Are you familiar with the experiment The Message from Water? This urban legend claims that when a glass bottle of water is exposed to kind words or music, the shape of its crystals changes compared to when exposed to harsh words or unpleasant sounds. When this rumor spread, many people took it seriously, and one food manufacturer, which produced children’s food, attempted to "play" recordings of repeated "thank you" shouts from kindergarteners in the warehouse where the finished products were stored. This was supposed to "teach" the food with kindness. The scene was broadcast on television, but the sight of children’s recorded voices echoing repeatedly in an empty warehouse with almost no workers was nothing short of abnormal (contrary to the factory owner’s intentions). However, I also thought to myself that if I ever became a film director, I would definitely want to shoot a scene set in an impersonal space with the recorded voices of children echoing in the background.

 

What these examples have in common with The Backrooms is that they all share the feature of "not featuring scary monsters," and for a long time, I couldn’t figure out why they were scary. However, after consulting ChatGPT about these experiences, she replied, "Perhaps it’s because there are traces of humans, but no actual humans present."

 

In the case of The Backrooms, I certainly see walls that appear to have been created by human hands, illuminated by fluorescent lights that would likely be replaced by someone, but I felt a strong sense of discomfort because there is no actual human presence.

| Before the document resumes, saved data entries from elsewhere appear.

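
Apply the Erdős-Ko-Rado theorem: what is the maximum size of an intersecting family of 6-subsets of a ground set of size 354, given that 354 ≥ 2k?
max |F| = C(353, 5) = 44395270920

The Erdős-Ko-Rado theorem states: for n ≥ 2k, an intersecting family of k-subsets of an n-element set has size at most C(n − 1, k − 1), with equality for 'star' families {A ⊆ [n] : |A| = k, i ∈ A} (fix an element i). For n = 354, k = 6: C(353, 5) = 44395270920.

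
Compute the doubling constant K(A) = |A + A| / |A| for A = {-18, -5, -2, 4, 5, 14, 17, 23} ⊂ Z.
K = |A + A| / |A| = 29/8

Enumerate A + A = {a + b : a, b ∈ A}. With |A| = 8, there are |A|^2 = 64 ordered sum pairs; collecting distinct values, A + A = {-36, -23, -20, -14, -13, -10, -7, -4, -1, 0, 2, 3, 5, 8, 9, 10, 12, 15, 18, 19, 21, 22, 27, 28, 31, 34, 37, 40, 46}, so |A + A| = 29. Thus K = 29/8. For comparison, the minimum possible |A + A| over all 8-element sets is 2·8 − 1 = 15 (so min K = 15/8), attained only by arithmetic progressions.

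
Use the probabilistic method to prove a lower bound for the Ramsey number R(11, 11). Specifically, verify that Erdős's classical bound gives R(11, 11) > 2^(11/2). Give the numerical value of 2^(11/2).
2^(11/2) = 45.2548; so R(11, 11) > 45.2548

Colour each edge of K_n uniformly at random with red/blue. The expected number of monochromatic K_11 is C(n, 11) · 2 · 2^(−C(11,2)). If C(n, 11) · 2^(1 − C(11,2)) < 1, then with positive probability no monochromatic K_11 exists, so R(11, 11) > n. The standard estimate C(n, 11) ≤ n^11/11! shows this inequality holds whenever n ≤ 2^(11/2) (since 11! · 2^(C(11,2) − 1) > 2^(11^2/2) ≥ n^11). Hence R(11, 11) > 2^(11/2) = 45.2548.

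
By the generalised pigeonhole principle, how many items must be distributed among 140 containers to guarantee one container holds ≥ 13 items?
n = (13 − 1)·140 + 1 = 1681

By the generalised pigeonhole principle, to guarantee some box contains ≥ r objects we need more than (r − 1) · k objects total. Threshold: n = (r − 1) · k + 1. With r = 13 and k = 140: n = 12 · 140 + 1 = 1680 + 1 = 1681. For n = 1680 = 12 · 140, we can put exactly 12 objects in every box, avoiding 13 in any single one — so 1681 is tight.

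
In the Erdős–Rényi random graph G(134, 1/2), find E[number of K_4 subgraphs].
E[# K_4] = C(134, 4) · (1/2)^C(4, 2) = 12840751 / 2^6 = 200636.734375

For each 4-subset S of vertices (there are C(134, 4) = 12840751 such S), let X_S = 1 if S induces a K_4 (all C(4, 2) = 6 edges present). Then P(X_S = 1) = (1/2)^6 = 1/64. By linearity of expectation, E[# K_4] = C(134, 4) · (1/2)^6 = 12840751 / 64 = 200636.734375.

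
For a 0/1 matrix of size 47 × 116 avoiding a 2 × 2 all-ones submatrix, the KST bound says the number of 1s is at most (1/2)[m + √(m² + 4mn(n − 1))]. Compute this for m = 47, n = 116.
z(47, 116; 2, 2) ≤ (1/2)[47 + √(47² + 4·47·116·115)] = (1/2)[47 + √2510129] = 815.6693

Kővári–Sós–Turán: let r_1, ..., r_47 be the row sums and z = Σ r_i the total number of 1s. Each pair of columns can share at most one row with both entries 1 (else a 2×2 all-ones block appears), so Σ_i C(r_i, 2) ≤ C(116, 2) = 6670. By convexity Σ_i C(r_i, 2) ≥ 47·C(z/47, 2) = z(z − 47)/(2·47), giving z² − 47z − 47·116·115 ≤ 0 and hence z ≤ (1/2)[47 + √(2209 + 4·626980)] = (1/2)[47 + √2510129] ≈ (1/2)(47 + 1584.3387) = 815.6693.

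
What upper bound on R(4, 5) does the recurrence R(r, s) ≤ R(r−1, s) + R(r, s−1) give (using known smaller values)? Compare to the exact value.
R(4, 5) ≤ R(3, 5) + R(4, 4) = 14 + 18 = 32; exact value R(4, 5) = 25.

The Erdős–Szekeres recurrence R(r, s) ≤ R(r−1, s) + R(r, s−1) applied to (r, s) = (4, 5) gives
  R(4, 5) ≤ R(3, 5) + R(4, 4) = 14 + 18 = 32.
(Recall R(2, k) = k and R is symmetric.) The recurrence is not tight here (it gives 32, but the exact value is R(4, 5) = 25); the tight upper bound requires a sharper argument than the simple recurrence, combined with a lower-bound construction on K_{24}.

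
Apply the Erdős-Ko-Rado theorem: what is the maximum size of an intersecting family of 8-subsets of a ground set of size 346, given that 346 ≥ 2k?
max |F| = C(345, 7) = 108567596033820

Erdős-Ko-Rado (1961): when n ≥ 2k, max |F| = C(n−1, k−1). The bound is attained by the star {A : i ∈ A} for any fixed i ∈ [n]. Here C(346−1, 8−1) = C(345, 7) = 108567596033820.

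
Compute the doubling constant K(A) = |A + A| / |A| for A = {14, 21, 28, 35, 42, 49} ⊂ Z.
K = |A + A| / |A| = 11/6

Enumerate A + A = {a + b : a, b ∈ A}. With |A| = 6, there are |A|^2 = 36 ordered sum pairs; collecting distinct values, A + A = {28, 35, 42, 49, 56, 63, 70, 77, 84, 91, 98}, so |A + A| = 11. Thus K = 11/6. Here |A + A| = 2|A| − 1 = 11, the minimum possible — so K = 11/6 is minimal, which holds iff A is an arithmetic progression.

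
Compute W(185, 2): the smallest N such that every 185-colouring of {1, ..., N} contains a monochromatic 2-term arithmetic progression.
W(185, 2) = 185 + 1 = 186

A 2-term AP is any pair of integers, so a monochromatic 2-AP exists iff some colour is used at least twice. With 185 colours, the colouring i ↦ i on {1, ..., 185} uses each colour once, avoiding any monochromatic pair, so W(185, 2) > 185. For {1, ..., 186}, pigeonhole forces two integers of the same colour, which form a monochromatic 2-AP. Hence W(185, 2) = 186.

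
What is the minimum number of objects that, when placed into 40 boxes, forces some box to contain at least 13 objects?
n = (13 − 1)·40 + 1 = 481

By the generalised pigeonhole principle, to guarantee some box contains ≥ r objects we need more than (r − 1) · k objects total. Threshold: n = (r − 1) · k + 1. With r = 13 and k = 40: n = 12 · 40 + 1 = 480 + 1 = 481. For n = 480 = 12 · 40, we can put exactly 12 objects in every box, avoiding 13 in any single one — so 481 is tight.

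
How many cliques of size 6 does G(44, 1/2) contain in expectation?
E[# K_6] = C(44, 6) · (1/2)^C(6, 2) = 7059052 / 2^15 = 1764763/8192 ≈ 215.425171

For each 6-subset S of vertices (there are C(44, 6) = 7059052 such S), let X_S = 1 if S induces a K_6 (all C(6, 2) = 15 edges present). Then P(X_S = 1) = (1/2)^15 = 1/32768. By linearity of expectation, E[# K_6] = C(44, 6) · (1/2)^15 = 7059052 / 32768 = 1764763/8192 ≈ 215.425171.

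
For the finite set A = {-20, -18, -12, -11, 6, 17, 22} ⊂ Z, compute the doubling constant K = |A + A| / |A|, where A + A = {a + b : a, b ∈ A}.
K = |A + A| / |A| = 28/7 = 4

Enumerate A + A = {a + b : a, b ∈ A}. With |A| = 7, there are |A|^2 = 49 ordered sum pairs; collecting distinct values, A + A = {-40, -38, -36, -32, -31, -30, -29, -24, -23, -22, -14, -12, -6, -5, -3, -1, 2, 4, 5, 6, 10, 11, 12, 23, 28, 34, 39, 44}, so |A + A| = 28. Thus K = 28/7 = 4. For comparison, the minimum possible |A + A| over all 7-element sets is 2·7 − 1 = 13 (so min K = 13/7), attained only by arithmetic progressions.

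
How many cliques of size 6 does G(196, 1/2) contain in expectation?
E[# K_6] = C(196, 6) · (1/2)^C(6, 2) = 72887293024 / 2^15 = 2277727907/1024 ≈ 2224343.659180

For each 6-subset S of vertices (there are C(196, 6) = 72887293024 such S), let X_S = 1 if S induces a K_6 (all C(6, 2) = 15 edges present). Then P(X_S = 1) = (1/2)^15 = 1/32768. By linearity of expectation, E[# K_6] = C(196, 6) · (1/2)^15 = 72887293024 / 32768 = 2277727907/1024 ≈ 2224343.659180.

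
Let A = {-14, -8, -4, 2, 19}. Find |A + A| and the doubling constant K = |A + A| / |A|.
K = |A + A| / |A| = 14/5

Enumerate A + A = {a + b : a, b ∈ A}. With |A| = 5, there are |A|^2 = 25 ordered sum pairs; collecting distinct values, A + A = {-28, -22, -18, -16, -12, -8, -6, -2, 4, 5, 11, 15, 21, 38}, so |A + A| = 14. Thus K = 14/5. For comparison, the minimum possible |A + A| over all 5-element sets is 2·5 − 1 = 9 (so min K = 9/5), attained only by arithmetic progressions.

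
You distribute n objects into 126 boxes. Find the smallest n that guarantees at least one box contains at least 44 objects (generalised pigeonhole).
n = (44 − 1)·126 + 1 = 5419

By the generalised pigeonhole principle, to guarantee some box contains ≥ r objects we need more than (r − 1) · k objects total. Threshold: n = (r − 1) · k + 1. With r = 44 and k = 126: n = 43 · 126 + 1 = 5418 + 1 = 5419. For n = 5418 = 43 · 126, we can put exactly 43 objects in every box, avoiding 44 in any single one — so 5419 is tight.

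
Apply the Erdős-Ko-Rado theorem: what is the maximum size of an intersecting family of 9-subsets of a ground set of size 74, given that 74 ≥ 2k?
max |F| = C(73, 8) = 13442126049

The Erdős-Ko-Rado theorem states: for n ≥ 2k, an intersecting family of k-subsets of an n-element set has size at most C(n − 1, k − 1), with equality for 'star' families {A ⊆ [n] : |A| = k, i ∈ A} (fix an element i). For n = 74, k = 9: C(73, 8) = 13442126049.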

The "Missing Persons Database" is supposed to include rich backgrounds and narratives about each person, but because of its nature as a database, all those stories are stripped away, and only the necessary information about the missing person is provided, leaving a cold, impersonal text. In other words, one can perceive it as "lacking the humanity that should be present."

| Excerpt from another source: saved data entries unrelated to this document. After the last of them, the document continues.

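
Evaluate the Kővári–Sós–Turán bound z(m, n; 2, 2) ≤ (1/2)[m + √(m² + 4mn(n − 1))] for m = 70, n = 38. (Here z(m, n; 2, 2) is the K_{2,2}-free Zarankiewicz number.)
z(70, 38; 2, 2) ≤ (1/2)[70 + √(70² + 4·70·38·37)] = (1/2)[70 + √398580] = 350.666

Kővári–Sós–Turán: let r_1, ..., r_70 be the row sums and z = Σ r_i the total number of 1s. Each pair of columns can share at most one row with both entries 1 (else a 2×2 all-ones block appears), so Σ_i C(r_i, 2) ≤ C(38, 2) = 703. By convexity Σ_i C(r_i, 2) ≥ 70·C(z/70, 2) = z(z − 70)/(2·70), giving z² − 70z − 70·38·37 ≤ 0 and hence z ≤ (1/2)[70 + √(4900 + 4·98420)] = (1/2)[70 + √398580] ≈ (1/2)(70 + 631.3319) = 350.666.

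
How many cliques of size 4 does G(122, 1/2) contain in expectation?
E[# K_4] = C(122, 4) · (1/2)^C(4, 2) = 8783390 / 2^6 = 4391695/32 = 137240.46875

For each 4-subset S of vertices (there are C(122, 4) = 8783390 such S), let X_S = 1 if S induces a K_4 (all C(4, 2) = 6 edges present). Then P(X_S = 1) = (1/2)^6 = 1/64. By linearity of expectation, E[# K_4] = C(122, 4) · (1/2)^6 = 8783390 / 64 = 4391695/32 = 137240.46875.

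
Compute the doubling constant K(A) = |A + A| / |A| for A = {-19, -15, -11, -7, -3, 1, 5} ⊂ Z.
K = |A + A| / |A| = 13/7

Enumerate A + A = {a + b : a, b ∈ A}. With |A| = 7, there are |A|^2 = 49 ordered sum pairs; collecting distinct values, A + A = {-38, -34, -30, -26, -22, -18, -14, -10, -6, -2, 2, 6, 10}, so |A + A| = 13. Thus K = 13/7. Here |A + A| = 2|A| − 1 = 13, the minimum possible — so K = 13/7 is minimal, which holds iff A is an arithmetic progression.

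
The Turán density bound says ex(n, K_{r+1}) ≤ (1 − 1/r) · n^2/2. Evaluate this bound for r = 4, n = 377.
Turán density bound = (3/4) · 377^2/2 = 426387/8 ≈ 53298.375

Turán's theorem: ex(n, K_{r+1}) is achieved by the complete r-partite Turán graph T(n, r) with parts as balanced as possible, and is at most (1 − 1/r) · n^2/2. For r = 4, n = 377: the density bound is (3/4) · 142129/2 = 426387/8 ≈ 53298.375. The integer-valued extremum is e(T(377, 4)) = 53298, which is strictly less than the density bound 426387/8 since 4 ∤ 377 (the parts of T(377, 4) cannot all be equal).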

The final example, the "food factory scene," involves children's voices that should be endearing, but when they are recorded and repeated, only the traces of children are left, and the actual children are absent, creating an eerie space.

 

ChatGPT’s explanation of "the discomfort of humans not being where they should be" really resonated with me.

 

I Want to Create an Internet Horror Story Like The Backrooms!

In the first half, I introduced a book I recently read and discussed how "retroactive ostension" and "collaborative narrative construction" have been actively occurring in internet horror stories. I also argued that with The Backrooms, which does not require narrative, the trend is shifting towards "database-type" horror. In the second half, I reflected on my own feelings towards The Backrooms, incorporating my personal experiences.

 

So, based on these ideas, how can we create a story like The Backrooms? There are actually various approaches to this, and Hirota himself does not provide a clear answer. However, I’ve considered that perhaps it involves a "temporal and intuitive sense" that no longer takes the form of a traditional "narrative."

 

In conclusion, the very idea of "wanting to create a scary internet horror story" may soon be outdated. But if I had to suggest something, it might be that the sense of discomfort or fear you feel in your everyday life—something that others might not even notice—could surprisingly serve as the inspiration for an internet horror story that could go viral worldwide.